La señora da biberón a su bebé, la mujer lee un libro, la anciana con la mirada perdida. Yo observo atentamente. 

El hombre mira hacia el piso, no toca a nadie y aprieta la mandíbula continuamente. 

Ernesto está parado justo frente a la puerta. Cuando el tren entra a la estación - sin mover la mirada del piso - le dice a una señora que no se preocupe, que ahorita se quita de ahí, que sabe que es un “estorbo”. La alerta del metro suena otra vez y las leyes de la física vuelven a la normalidad. 

Al llamarlo por su nombre, él voltea. Le digo que no es ningún estorbo. Me responde que así lo ha hecho sentir la sociedad: como si tuviera el poder de ser invisible. Ernesto se balancea rítmicamente y mueve las manos suavemente. Aprieta los ojos al hablar. Transpira magia y soledad; amabilidad y tristeza. 

Le pregunto sus pasatiempos. Me cuenta que gusta de la lectura y la música y que perdió  su celular la semana pasada. Menciona que le gusta la ciencia ficción. En su opinión, actualmente vivimos en 1984 de Orwell o en El Mundo Feliz de Huxley. 

Le gusta el internet pero no el uso que la gente le ha dado. Dice que en facebook tiene amigos en Kuala Lumpur y sigue al rey de algún país oriental, cuyo nombre olvidé, a quien considera un personaje interesante. La charla continúa. Se entera que estudio periodismo. Ernesto no envidia mi profesión porque en México matan periodistas. 

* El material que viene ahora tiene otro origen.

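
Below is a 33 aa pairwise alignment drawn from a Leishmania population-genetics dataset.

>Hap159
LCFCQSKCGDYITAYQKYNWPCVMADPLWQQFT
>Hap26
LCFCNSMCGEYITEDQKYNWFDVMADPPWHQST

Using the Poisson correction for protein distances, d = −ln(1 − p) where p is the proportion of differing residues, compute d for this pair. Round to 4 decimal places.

0.3610

The sequences differ at positions 5 (Q/N), 7 (K/M), 10 (D/E), 14 (A/E), 15 (Y/D), 21 (P/F), 22 (C/D), 28 (L/P), 30 (Q/H), 32 (F/S).
p = 10/33 = 0.303030.
d = −ln(1 − 0.303030) = −ln(0.696970) = 0.3610.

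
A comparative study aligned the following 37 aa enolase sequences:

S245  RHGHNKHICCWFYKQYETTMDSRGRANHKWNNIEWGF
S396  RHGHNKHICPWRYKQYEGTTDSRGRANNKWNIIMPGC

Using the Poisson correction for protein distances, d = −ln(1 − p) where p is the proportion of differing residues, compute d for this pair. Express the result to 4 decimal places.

The sequences differ at positions 10 (C/P), 12 (F/R), 18 (T/G), 20 (M/T), 28 (H/N), 32 (N/I), 34 (E/M), 35 (W/P), 37 (F/C).
p = 9/37 = 0.243243.
d = −ln(1 − 0.243243) = −ln(0.756757) = 0.2787.

0.2787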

Y platicamos, platicamos, platicamos durante no sé cuántas estaciones del metro. Cuando llego a mi destino, así se lo dejo saber. Ernesto dice que fue un placer conocerme y me pide un favor: que compre un arma y aprenda a usarla cuando me reciba de periodista.

Suena la alerta del cierre de puertas de nuevo. Desde el andén, observo cómo Ernesto se funde en una ráfaga de color naranja. Y a mí me queda una pregunta en la cabeza: ¿de cuántas pláticas nos hemos perdido por interactuar más con un teléfono móvil que con un ser humano?